The Basin is an enclosed anchorage on the east side of the New Meadows River in Phippsburg, ME.  It is surrounded by The Basin Preserve, which at 1910 acres is the Nature Conservancy’s largest coastal preserve in Maine. There are no shore facilities, which makes it a lovely quiet place to spend the night.  

Approach & Cautions

Photo: Mike Timberlake / Flickr

Coming up the New Meadows River, after you pass Small Point Harbor on your starboard side, leave Jamison Ledge, marked by green can #7 to port; then you will come to Sebasco Harbor on the starboard side.  Continuing up the river you will pass Cundys Harbor on your port side.  Cundys is Maine’s oldest lobstering village and is a busy working harbor.  

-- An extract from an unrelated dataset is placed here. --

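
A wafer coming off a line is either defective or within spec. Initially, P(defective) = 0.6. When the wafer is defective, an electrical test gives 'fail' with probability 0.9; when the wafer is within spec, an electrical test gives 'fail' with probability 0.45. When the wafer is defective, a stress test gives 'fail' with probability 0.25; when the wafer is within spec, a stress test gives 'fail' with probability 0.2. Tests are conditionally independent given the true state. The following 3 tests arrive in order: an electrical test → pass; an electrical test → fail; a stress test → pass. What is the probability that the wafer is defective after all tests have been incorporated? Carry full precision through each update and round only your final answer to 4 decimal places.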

After passing Cundys Harbor you will pass Dingley Cove, also on your port side, and then just a little beyond Sheep Island Ledge, marked by green can #5, you will begin to see the entrance to The Basin open up on your starboard side.  The entrance is unmarked and it takes a 90° turn to port just before the narrow entrance opens up into The Basin, so it is hard to see until you get close.  If you put a pin in your chartplotter at 43° 48.293′ N, 69° 51.987′ E it will take you to the middle of the entrance.  From there head SE staying equidistant from both shores. Just past the narrowest point (about 160’) stay a little to starboard of center to stay in the deepest part as you make your 90° turn. Friends were in The Basin in June 2021 at dead low tide. They touched bottom with their 7.6′ draft and were told by a nearby lobsterman that 43° 48.078′ N and 69° 51.530′ W marks the edge of the shallow water. So, if entering at low, head for that point then turn to port to enter The Basin.

aerial view of islands on a hazy day

Cautions: The tide runs strong through the entrance. I would not advise entering at mid-tide on an incoming tide nor leaving at mid-tide on an outgoing tide.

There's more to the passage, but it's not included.